I'm Barbara Klein. And I'm Steve Ember with People in America in VOA Special English. Today we complete our report about photographer Margaret Bourke-White. She helped create the modern art of photojournalism.
Margaret Bourke-White began her career as an industrial photographer in the early nineteen thirties. Her pictures captured the beauty and power of machines. They told a story – one image at a time. The technique became know as the photographic essay. In nineteen thirty-six, American publisher Henry Luce started a new magazine, called Life, based on the photographic essay. In this magazine, the pictures told the story. Bourke-White had worked as a photographer for one of Luce's other magazines, called Fortune. Luce chose her to work on his new magazine.
Margaret Bourke-White took the picture that appeared on the first cover of Life magazine. It was a picture of a new dam being built in the western state of Montana. The light on the rounded supports showed the dam's great strength. The small shapes of two men at the bottom showed the dam's huge size. Bourke-White was no longer satisfied just to show the products of industry in her pictures, as she had in the past. She wanted to tell the story of the people behind the industry: In this case, the people who were building the dam.
The dam in Montana was a federal project. Ten thousand people worked on it. Bourke-White took pictures of those people – at the dam, in the rooms where they lived, and in the places where they had fun. With her pictures in Life magazine, she told a story about America's "Wild West" in the twentieth century.
Margaret Bourke-White was a social activist. She was a member of the American Artists Congress. These artists supported state financial aid for the arts. They fought discrimination against African-American artists. And they supported artists fighting against fascism in Europe.
In the nineteen thirties, Bourke-White met the American writer Erskine Caldwell. Caldwell was known for his stories about people in the American South.
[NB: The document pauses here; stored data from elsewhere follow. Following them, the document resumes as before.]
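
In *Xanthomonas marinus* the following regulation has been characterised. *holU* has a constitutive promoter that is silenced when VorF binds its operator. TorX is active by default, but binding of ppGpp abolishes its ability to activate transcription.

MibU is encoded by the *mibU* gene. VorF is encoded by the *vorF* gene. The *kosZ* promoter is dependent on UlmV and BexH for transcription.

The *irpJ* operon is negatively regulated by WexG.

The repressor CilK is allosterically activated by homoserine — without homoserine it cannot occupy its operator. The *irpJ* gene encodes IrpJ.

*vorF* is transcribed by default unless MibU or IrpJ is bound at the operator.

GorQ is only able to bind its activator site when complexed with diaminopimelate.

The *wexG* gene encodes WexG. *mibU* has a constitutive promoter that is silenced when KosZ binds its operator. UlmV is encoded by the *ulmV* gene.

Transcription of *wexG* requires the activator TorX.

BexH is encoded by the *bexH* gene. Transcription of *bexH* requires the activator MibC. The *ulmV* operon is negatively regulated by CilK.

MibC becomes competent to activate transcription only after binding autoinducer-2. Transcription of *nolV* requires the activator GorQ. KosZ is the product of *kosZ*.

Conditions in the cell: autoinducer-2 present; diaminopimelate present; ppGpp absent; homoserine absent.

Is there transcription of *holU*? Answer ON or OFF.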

The photographer and the writer decided to produce a book to tell Americans about some of those poor country people of the South. They traveled through eight states, from South Carolina to Louisiana. Their book, "You Have Seen Their Faces," was published in nineteen thirty-seven. It was a great success.
Caldwell's words were beautiful. But Bourke-White's pictures could have told the story by themselves. They showed the faces of people in a land that still wore the mask of defeat in America's Civil War.
In nineteen thirty-eight, some countries in Europe were close to war. Bourke-White and Caldwell went there to report on these events. They produced another book together, this time about Czechoslovakia. It was called "North of the Danube." The next year Margaret Bourke-White and Erskine Caldwell were married. They continued to work together.
By the spring of nineteen forty-one, Europe had been at war for a year and a half. Bourke-White and Caldwell went to the Soviet Union. They were the only foreign reporters there. For six weeks, Bourke-White took pictures of the Soviet people preparing for war. Then, one night in July, Soviet officials announced that German bomber planes were flying toward Moscow. No civilians were permitted to stay above ground because of the coming attacks.
As others were hurrying to safety, Bourke-White placed several cameras in the window of her hotel room. She set the cameras so they would remain open to the light of the night sky. Then she joined the others in rooms under the hotel. While she waited for the bombing attack to end, her cameras recorded the explosions, which lit up the rooftops of the city.
Before leaving the country, Bourke-White received permission to meet with Soviet leader Joseph Stalin. She returned home with his picture and a series of other photographic essays for Life magazine. She also had enough material for a book on the war in the Soviet Union. Margaret Bourke-White's marriage to Erskine Caldwell ended in divorce in nineteen forty-two.
During World War Two, she became an official photographer with the United States Army. Her photographs were to be used jointly by the military and by Life magazine. She was the first woman to be permitted to work in combat areas during World War Two.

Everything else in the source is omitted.